Dead of Night (1945)

“You see, everybody in this room is part of my dream. Everybody.” A highly influential British horror anthology film from Ealing Studios, Dead of Night involves a group of disparate guests at a country house – several of whom relate personal supernatural experiences. One of the guests, architect “Walter Craig” (Mervyn Johns, best known as “Bob Cratchit” in the 1951 version of Scrooge), believes that he has encountered all of the others in a recurring nightmare and senses impending doom.
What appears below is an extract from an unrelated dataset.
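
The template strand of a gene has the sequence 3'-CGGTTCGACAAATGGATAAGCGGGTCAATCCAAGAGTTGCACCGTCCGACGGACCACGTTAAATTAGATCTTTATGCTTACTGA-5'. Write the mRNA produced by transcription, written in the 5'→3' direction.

5'-GCCAAGCUGUUUACCUAUUCGCCCAGUUAGGUUCUCAACGUGGCAGGCUGCCUGGUGCAAUUUAAUCUAGAAAUACGAAUGACU-3'

Reading the template 3'→5' as shown, RNA polymerase pairs each base (A→U, T→A, G↔C) to build mRNA 5'→3' directly.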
Personally I enjoyed “The Ventriloquist’s Dummy” and “Christmas Party” segments best, thought “The Hearse Driver” and “Haunted Mirror” were adequate, and rather disliked “Golfing Story” (its comic nature just feels out of place with the other stories). Best of all is the ending where all the stories are tied together in a creepy finale. The film also stars Michael Redgrave (outstanding as the disturbed ventrioloquist), Googie Withers, Roland Culver, Mary Merrall, Anthony Baird, Ralph Michael and Sally Ann Howes (“Truly Scrumptious” from Chitty Chitty Bang Bang). Four directors were involved in the production: Alberto Cavalcanti, Charles Crichton, Basil Dearden and Robert Hamer. Believe it or not, U.S. distributors cut out the “Christmas Party” and Golfing Story,” thereby totally confusing audiences during the ending sequence. In his 2009 article “11 Scariest Horror Movies of All Time” for The Daily Beast, Martin Scorsese placed Dead of Night at No. 5, calling it “A British classic … each [tale] extremely disquieting, climaxing with a montage in which elements from all the stories converge into a crescendo of madness.”